Gaza Strip | António Guterres has never seen a worse situation

(United Nations) António Guterres said Monday that the UN had offered to monitor any ceasefire in the Gaza Strip and demanded an end to the worst death toll and destruction he has seen in more than seven years in office.


The secretary-general said in an interview with The Associated Press that it was unrealistic to think the U.N. could play a role in the future of the Gaza Strip, either by administering the territory or providing a peacekeeping force, because Israel was unlikely to accept a U.N. role.

Mr. Gutteres, however, indicated that “the UN will be available to support any ceasefire.” Since 1948, the UN has had a military monitoring mission in the Middle East, known as UNTSO.

“For our part, this was one of the hypotheses that we put on the table,” noted António Guterres.

“Of course, we will be ready to do whatever the international community asks of us,” he said. “The question is whether the parties would accept it, and particularly whether Israel would accept it.”

Israel’s military assault on the Gaza Strip, triggered by Hamas attacks in southern Israel on October 7, has lasted 11 months, with recent ceasefire talks inconclusive and violence in the West Bank reaching new heights.

Stressing the urgency of an immediate ceasefire, Mr. Guterres said: “The level of suffering we are witnessing in Gaza is unprecedented in my tenure as Secretary-General of the United Nations. I have never seen such a level of death and destruction as we are seeing in Gaza in recent months.”

According to the Gaza Health Ministry, the war has killed more than 40,900 Palestinians. The toll does not distinguish between combatants and civilians in its count. The war has caused widespread destruction and displaced, often multiple times, about 90 percent of Gaza’s population of 2.3 million.

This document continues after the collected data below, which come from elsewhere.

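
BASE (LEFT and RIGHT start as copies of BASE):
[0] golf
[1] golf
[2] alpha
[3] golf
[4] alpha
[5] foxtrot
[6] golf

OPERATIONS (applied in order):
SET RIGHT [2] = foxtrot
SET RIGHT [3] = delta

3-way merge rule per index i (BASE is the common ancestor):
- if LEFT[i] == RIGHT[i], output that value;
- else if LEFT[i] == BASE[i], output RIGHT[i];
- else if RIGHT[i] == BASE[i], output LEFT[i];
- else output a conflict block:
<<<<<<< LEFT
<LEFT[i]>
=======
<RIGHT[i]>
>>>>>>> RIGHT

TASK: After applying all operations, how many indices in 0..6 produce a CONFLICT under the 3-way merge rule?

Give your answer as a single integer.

Final LEFT:  [golf, golf, alpha, golf, alpha, foxtrot, golf]
Final RIGHT: [golf, golf, foxtrot, delta, alpha, foxtrot, golf]
i=0: L=golf R=golf -> agree -> golf
i=1: L=golf R=golf -> agree -> golf
i=2: L=alpha=BASE, R=foxtrot -> take RIGHT -> foxtrot
i=3: L=golf=BASE, R=delta -> take RIGHT -> delta
i=4: L=alpha R=alpha -> agree -> alpha
i=5: L=foxtrot R=foxtrot -> agree -> foxtrot
i=6: L=golf R=golf -> agree -> golf
Conflict count: 0

Answer: 0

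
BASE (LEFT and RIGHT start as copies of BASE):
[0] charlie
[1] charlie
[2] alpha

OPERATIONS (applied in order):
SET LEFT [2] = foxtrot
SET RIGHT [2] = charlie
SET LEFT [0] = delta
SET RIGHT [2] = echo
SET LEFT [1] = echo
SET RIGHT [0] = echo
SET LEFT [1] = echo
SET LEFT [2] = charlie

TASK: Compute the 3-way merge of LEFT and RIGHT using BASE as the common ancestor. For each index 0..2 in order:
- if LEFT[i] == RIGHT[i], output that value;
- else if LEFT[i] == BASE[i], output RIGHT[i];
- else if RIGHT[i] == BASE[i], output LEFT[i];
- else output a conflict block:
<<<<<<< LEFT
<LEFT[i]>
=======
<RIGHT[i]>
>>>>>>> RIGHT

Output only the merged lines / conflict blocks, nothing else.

Answer: <<<<<<< LEFT
delta
=======
echo
>>>>>>> RIGHT
echo
<<<<<<< LEFT
charlie
=======
echo
>>>>>>> RIGHT

Derivation:
Final LEFT:  [delta, echo, charlie]
Final RIGHT: [echo, charlie, echo]
i=0: BASE=charlie L=delta R=echo all differ -> CONFLICT
i=1: L=echo, R=charlie=BASE -> take LEFT -> echo
i=2: BASE=alpha L=charlie R=echo all differ -> CONFLICT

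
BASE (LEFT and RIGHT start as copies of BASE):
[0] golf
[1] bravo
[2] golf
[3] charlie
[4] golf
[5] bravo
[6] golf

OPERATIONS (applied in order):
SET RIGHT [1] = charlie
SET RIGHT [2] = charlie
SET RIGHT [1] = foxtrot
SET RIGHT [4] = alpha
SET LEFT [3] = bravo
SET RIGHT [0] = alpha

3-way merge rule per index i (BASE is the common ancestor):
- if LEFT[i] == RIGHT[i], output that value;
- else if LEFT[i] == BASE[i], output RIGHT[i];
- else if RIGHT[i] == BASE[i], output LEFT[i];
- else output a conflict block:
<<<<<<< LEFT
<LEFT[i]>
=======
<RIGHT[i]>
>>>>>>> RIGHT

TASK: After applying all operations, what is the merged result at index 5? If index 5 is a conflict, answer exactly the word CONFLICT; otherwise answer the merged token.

Answer: bravo

Derivation:
Final LEFT:  [golf, bravo, golf, bravo, golf, bravo, golf]
Final RIGHT: [alpha, foxtrot, charlie, charlie, alpha, bravo, golf]
i=0: L=golf=BASE, R=alpha -> take RIGHT -> alpha
i=1: L=bravo=BASE, R=foxtrot -> take RIGHT -> foxtrot
i=2: L=golf=BASE, R=charlie -> take RIGHT -> charlie
i=3: L=bravo, R=charlie=BASE -> take LEFT -> bravo
i=4: L=golf=BASE, R=alpha -> take RIGHT -> alpha
i=5: L=bravo R=bravo -> agree -> bravo
i=6: L=golf R=golf -> agree -> golf
Index 5 -> bravo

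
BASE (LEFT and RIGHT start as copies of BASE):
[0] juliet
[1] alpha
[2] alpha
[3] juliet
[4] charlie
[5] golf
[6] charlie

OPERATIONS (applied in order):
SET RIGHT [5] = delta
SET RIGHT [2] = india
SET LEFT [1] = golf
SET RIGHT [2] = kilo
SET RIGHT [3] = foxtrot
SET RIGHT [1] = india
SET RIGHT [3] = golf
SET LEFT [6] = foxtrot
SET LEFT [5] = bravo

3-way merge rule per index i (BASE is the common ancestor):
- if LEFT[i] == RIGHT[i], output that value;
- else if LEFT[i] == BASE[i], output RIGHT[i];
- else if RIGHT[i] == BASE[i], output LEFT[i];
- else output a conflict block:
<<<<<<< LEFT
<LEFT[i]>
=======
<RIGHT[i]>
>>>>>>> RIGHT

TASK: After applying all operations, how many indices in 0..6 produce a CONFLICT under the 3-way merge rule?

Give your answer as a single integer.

Answer: 2

Derivation:
Final LEFT:  [juliet, golf, alpha, juliet, charlie, bravo, foxtrot]
Final RIGHT: [juliet, india, kilo, golf, charlie, delta, charlie]
i=0: L=juliet R=juliet -> agree -> juliet
i=1: BASE=alpha L=golf R=india all differ -> CONFLICT
i=2: L=alpha=BASE, R=kilo -> take RIGHT -> kilo
i=3: L=juliet=BASE, R=golf -> take RIGHT -> golf
i=4: L=charlie R=charlie -> agree -> charlie
i=5: BASE=golf L=bravo R=delta all differ -> CONFLICT
i=6: L=foxtrot, R=charlie=BASE -> take LEFT -> foxtrot
Conflict count: 2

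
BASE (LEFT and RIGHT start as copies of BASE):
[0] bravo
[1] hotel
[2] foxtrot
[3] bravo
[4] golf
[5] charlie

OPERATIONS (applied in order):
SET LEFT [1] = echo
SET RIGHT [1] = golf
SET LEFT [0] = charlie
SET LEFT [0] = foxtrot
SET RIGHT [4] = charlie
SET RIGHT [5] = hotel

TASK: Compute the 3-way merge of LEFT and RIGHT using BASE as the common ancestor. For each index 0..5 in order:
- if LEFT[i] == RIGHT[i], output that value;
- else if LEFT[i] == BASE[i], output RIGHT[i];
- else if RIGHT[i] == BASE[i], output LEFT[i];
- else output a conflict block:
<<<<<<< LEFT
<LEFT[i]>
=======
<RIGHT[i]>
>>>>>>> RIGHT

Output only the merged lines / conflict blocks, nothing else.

Final LEFT:  [foxtrot, echo, foxtrot, bravo, golf, charlie]
Final RIGHT: [bravo, golf, foxtrot, bravo, charlie, hotel]
i=0: L=foxtrot, R=bravo=BASE -> take LEFT -> foxtrot
i=1: BASE=hotel L=echo R=golf all differ -> CONFLICT
i=2: L=foxtrot R=foxtrot -> agree -> foxtrot
i=3: L=bravo R=bravo -> agree -> bravo
i=4: L=golf=BASE, R=charlie -> take RIGHT -> charlie
i=5: L=charlie=BASE, R=hotel -> take RIGHT -> hotel

Answer: foxtrot
<<<<<<< LEFT
echo
=======
golf
>>>>>>> RIGHT
foxtrot
bravo
charlie
hotel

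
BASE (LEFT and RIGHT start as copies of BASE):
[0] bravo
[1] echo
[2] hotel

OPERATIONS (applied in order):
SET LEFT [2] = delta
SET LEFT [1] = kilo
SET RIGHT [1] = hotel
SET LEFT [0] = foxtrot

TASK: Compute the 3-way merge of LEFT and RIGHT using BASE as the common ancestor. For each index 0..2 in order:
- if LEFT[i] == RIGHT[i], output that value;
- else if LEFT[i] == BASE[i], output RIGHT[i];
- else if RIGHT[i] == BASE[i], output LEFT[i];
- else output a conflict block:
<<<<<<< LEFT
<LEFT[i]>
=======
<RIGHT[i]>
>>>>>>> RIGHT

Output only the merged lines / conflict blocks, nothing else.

Final LEFT:  [foxtrot, kilo, delta]
Final RIGHT: [bravo, hotel, hotel]
i=0: L=foxtrot, R=bravo=BASE -> take LEFT -> foxtrot
i=1: BASE=echo L=kilo R=hotel all differ -> CONFLICT
i=2: L=delta, R=hotel=BASE -> take LEFT -> delta

Answer: foxtrot
<<<<<<< LEFT
kilo
=======
hotel
>>>>>>> RIGHT
delta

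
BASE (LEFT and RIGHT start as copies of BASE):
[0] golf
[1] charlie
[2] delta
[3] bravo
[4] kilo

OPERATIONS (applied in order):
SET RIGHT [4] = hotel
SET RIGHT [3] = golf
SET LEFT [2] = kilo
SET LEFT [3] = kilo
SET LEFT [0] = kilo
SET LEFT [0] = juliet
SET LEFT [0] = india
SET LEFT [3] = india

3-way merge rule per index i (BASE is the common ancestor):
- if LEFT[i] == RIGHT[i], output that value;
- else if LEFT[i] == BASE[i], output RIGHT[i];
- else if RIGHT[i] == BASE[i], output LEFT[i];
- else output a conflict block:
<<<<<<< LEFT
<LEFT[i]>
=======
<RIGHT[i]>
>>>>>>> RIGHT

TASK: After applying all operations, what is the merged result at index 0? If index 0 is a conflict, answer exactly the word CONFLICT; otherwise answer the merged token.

Final LEFT:  [india, charlie, kilo, india, kilo]
Final RIGHT: [golf, charlie, delta, golf, hotel]
i=0: L=india, R=golf=BASE -> take LEFT -> india
i=1: L=charlie R=charlie -> agree -> charlie
i=2: L=kilo, R=delta=BASE -> take LEFT -> kilo
i=3: BASE=bravo L=india R=golf all differ -> CONFLICT
i=4: L=kilo=BASE, R=hotel -> take RIGHT -> hotel
Index 0 -> india

Answer: india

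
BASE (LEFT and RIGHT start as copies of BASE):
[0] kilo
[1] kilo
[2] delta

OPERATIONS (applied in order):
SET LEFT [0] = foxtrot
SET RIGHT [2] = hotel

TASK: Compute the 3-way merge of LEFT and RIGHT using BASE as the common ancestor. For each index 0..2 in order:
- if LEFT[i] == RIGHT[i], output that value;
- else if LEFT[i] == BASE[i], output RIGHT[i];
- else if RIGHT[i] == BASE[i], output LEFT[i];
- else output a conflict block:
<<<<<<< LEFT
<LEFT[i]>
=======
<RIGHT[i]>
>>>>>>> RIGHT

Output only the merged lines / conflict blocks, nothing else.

Answer: foxtrot
kilo
hotel

Derivation:
Final LEFT:  [foxtrot, kilo, delta]
Final RIGHT: [kilo, kilo, hotel]
i=0: L=foxtrot, R=kilo=BASE -> take LEFT -> foxtrot
i=1: L=kilo R=kilo -> agree -> kilo
i=2: L=delta=BASE, R=hotel -> take RIGHT -> hotel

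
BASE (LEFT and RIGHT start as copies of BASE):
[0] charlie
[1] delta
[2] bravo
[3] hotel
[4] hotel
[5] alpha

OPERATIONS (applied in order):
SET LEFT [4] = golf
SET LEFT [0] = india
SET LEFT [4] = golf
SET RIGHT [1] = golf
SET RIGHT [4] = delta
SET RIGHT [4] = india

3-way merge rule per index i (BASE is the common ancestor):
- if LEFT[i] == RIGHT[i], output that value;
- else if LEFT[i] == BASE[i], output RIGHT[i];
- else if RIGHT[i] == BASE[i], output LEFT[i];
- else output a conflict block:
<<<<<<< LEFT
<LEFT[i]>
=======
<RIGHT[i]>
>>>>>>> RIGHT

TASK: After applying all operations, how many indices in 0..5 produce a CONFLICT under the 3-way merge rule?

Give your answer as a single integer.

Answer: 1

Derivation:
Final LEFT:  [india, delta, bravo, hotel, golf, alpha]
Final RIGHT: [charlie, golf, bravo, hotel, india, alpha]
i=0: L=india, R=charlie=BASE -> take LEFT -> india
i=1: L=delta=BASE, R=golf -> take RIGHT -> golf
i=2: L=bravo R=bravo -> agree -> bravo
i=3: L=hotel R=hotel -> agree -> hotel
i=4: BASE=hotel L=golf R=india all differ -> CONFLICT
i=5: L=alpha R=alpha -> agree -> alpha
Conflict count: 1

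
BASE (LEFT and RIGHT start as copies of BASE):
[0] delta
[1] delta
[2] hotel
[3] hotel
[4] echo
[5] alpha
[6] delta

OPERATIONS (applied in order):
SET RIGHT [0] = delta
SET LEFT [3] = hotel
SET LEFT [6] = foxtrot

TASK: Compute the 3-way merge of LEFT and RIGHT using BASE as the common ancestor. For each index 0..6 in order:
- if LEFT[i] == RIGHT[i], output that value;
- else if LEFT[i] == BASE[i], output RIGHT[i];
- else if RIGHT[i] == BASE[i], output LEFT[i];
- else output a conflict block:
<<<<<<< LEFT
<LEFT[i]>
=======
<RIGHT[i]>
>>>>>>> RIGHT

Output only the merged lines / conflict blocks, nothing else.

Final LEFT:  [delta, delta, hotel, hotel, echo, alpha, foxtrot]
Final RIGHT: [delta, delta, hotel, hotel, echo, alpha, delta]
i=0: L=delta R=delta -> agree -> delta
i=1: L=delta R=delta -> agree -> delta
i=2: L=hotel R=hotel -> agree -> hotel
i=3: L=hotel R=hotel -> agree -> hotel
i=4: L=echo R=echo -> agree -> echo
i=5: L=alpha R=alpha -> agree -> alpha
i=6: L=foxtrot, R=delta=BASE -> take LEFT -> foxtrot

Answer: delta
delta
hotel
hotel
echo
alpha
foxtrot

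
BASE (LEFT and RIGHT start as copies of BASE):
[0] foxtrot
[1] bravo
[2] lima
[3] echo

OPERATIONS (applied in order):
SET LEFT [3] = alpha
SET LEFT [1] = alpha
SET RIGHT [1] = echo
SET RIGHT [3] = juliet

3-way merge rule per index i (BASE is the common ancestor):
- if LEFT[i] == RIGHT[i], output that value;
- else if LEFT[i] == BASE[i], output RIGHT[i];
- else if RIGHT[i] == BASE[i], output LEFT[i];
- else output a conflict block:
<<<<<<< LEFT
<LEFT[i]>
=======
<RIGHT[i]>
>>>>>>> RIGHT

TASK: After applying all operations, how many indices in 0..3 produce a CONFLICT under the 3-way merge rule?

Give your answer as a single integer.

Answer: 2

Derivation:
Final LEFT:  [foxtrot, alpha, lima, alpha]
Final RIGHT: [foxtrot, echo, lima, juliet]
i=0: L=foxtrot R=foxtrot -> agree -> foxtrot
i=1: BASE=bravo L=alpha R=echo all differ -> CONFLICT
i=2: L=lima R=lima -> agree -> lima
i=3: BASE=echo L=alpha R=juliet all differ -> CONFLICT
Conflict count: 2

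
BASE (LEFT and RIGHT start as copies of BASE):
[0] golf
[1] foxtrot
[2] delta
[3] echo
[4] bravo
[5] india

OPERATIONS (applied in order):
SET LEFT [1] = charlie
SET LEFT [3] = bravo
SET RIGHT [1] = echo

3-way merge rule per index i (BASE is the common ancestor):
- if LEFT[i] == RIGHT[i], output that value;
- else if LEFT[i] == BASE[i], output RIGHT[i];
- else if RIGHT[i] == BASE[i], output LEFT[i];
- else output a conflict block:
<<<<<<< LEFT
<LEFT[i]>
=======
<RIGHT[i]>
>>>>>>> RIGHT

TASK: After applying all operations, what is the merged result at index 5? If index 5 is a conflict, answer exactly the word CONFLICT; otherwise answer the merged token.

Final LEFT:  [golf, charlie, delta, bravo, bravo, india]
Final RIGHT: [golf, echo, delta, echo, bravo, india]
i=0: L=golf R=golf -> agree -> golf
i=1: BASE=foxtrot L=charlie R=echo all differ -> CONFLICT
i=2: L=delta R=delta -> agree -> delta
i=3: L=bravo, R=echo=BASE -> take LEFT -> bravo
i=4: L=bravo R=bravo -> agree -> bravo
i=5: L=india R=india -> agree -> india
Index 5 -> india

Answer: india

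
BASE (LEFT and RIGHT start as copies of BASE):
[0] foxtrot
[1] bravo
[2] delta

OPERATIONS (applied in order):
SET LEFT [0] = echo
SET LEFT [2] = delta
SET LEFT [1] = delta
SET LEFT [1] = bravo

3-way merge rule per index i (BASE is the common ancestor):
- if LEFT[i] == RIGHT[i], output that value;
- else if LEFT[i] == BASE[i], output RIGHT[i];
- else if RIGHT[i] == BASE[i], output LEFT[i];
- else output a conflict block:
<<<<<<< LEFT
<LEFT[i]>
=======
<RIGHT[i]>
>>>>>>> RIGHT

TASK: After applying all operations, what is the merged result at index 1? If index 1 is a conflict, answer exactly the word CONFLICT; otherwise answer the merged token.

Final LEFT:  [echo, bravo, delta]
Final RIGHT: [foxtrot, bravo, delta]
i=0: L=echo, R=foxtrot=BASE -> take LEFT -> echo
i=1: L=bravo R=bravo -> agree -> bravo
i=2: L=delta R=delta -> agree -> delta
Index 1 -> bravo

Answer: bravo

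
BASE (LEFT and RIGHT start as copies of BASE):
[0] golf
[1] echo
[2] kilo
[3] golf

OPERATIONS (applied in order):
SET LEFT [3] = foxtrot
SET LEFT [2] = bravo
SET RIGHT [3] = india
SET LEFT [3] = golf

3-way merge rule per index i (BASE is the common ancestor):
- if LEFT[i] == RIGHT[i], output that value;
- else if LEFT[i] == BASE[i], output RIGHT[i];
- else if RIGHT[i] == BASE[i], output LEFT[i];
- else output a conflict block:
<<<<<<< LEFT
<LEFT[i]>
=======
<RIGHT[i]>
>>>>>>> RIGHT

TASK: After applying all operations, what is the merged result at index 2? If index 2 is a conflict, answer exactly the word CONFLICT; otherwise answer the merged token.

Final LEFT:  [golf, echo, bravo, golf]
Final RIGHT: [golf, echo, kilo, india]
i=0: L=golf R=golf -> agree -> golf
i=1: L=echo R=echo -> agree -> echo
i=2: L=bravo, R=kilo=BASE -> take LEFT -> bravo
i=3: L=golf=BASE, R=india -> take RIGHT -> india
Index 2 -> bravo

Answer: bravo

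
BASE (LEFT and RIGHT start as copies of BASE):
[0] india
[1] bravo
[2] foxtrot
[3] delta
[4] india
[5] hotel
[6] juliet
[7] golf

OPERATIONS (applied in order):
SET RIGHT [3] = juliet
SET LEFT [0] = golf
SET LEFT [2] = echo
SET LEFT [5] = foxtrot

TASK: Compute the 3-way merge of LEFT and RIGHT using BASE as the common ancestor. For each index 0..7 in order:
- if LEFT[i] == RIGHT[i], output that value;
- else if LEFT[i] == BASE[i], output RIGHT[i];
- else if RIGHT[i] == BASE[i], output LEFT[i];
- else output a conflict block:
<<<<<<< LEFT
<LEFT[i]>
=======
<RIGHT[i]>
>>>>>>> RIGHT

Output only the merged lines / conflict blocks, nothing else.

Final LEFT:  [golf, bravo, echo, delta, india, foxtrot, juliet, golf]
Final RIGHT: [india, bravo, foxtrot, juliet, india, hotel, juliet, golf]
i=0: L=golf, R=india=BASE -> take LEFT -> golf
i=1: L=bravo R=bravo -> agree -> bravo
i=2: L=echo, R=foxtrot=BASE -> take LEFT -> echo
i=3: L=delta=BASE, R=juliet -> take RIGHT -> juliet
i=4: L=india R=india -> agree -> india
i=5: L=foxtrot, R=hotel=BASE -> take LEFT -> foxtrot
i=6: L=juliet R=juliet -> agree -> juliet
i=7: L=golf R=golf -> agree -> golf

Answer: golf
bravo
echo
juliet
india
foxtrot
juliet
golf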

Israeli Prime Minister Benjamin Netanyahu and his government have accused the UN of being anti-Israeli and have sharply criticized the UN’s humanitarian operations in the Gaza Strip. Faced with protests at home and growing urgency from allies, Netanyahu has rebuffed pressure for a ceasefire deal and said “no one is going to lecture me.”

Beyond a ceasefire, Mr. Guterres stressed that a two-state solution to the decades-old Israeli-Palestinian conflict is not only viable, but “it is the only solution.”

The United States and other countries support the creation of a Palestinian state, but Mr Netanyahu, who leads the most conservative government in Israel’s history, has opposed calls for a two-state solution.

Mr Guterres asked rhetorically whether the alternative was viable.

“That means you have 5 million Palestinians living there without any right to a state,” he said. “Is that possible? Can we accept an idea similar to the one we had in South Africa in the past?”

He was referring to South Africa’s apartheid system from 1948 until the early 1990s, when its minority white population marginalized and segregated people of color, particularly black people.

“I don’t think two peoples can live together if they are not on the basis of equality and if they are not on the basis of mutual respect for their rights,” Mr. Guterres said. “So the two-state solution is, in my view, a necessity if we want to achieve peace in the Middle East.”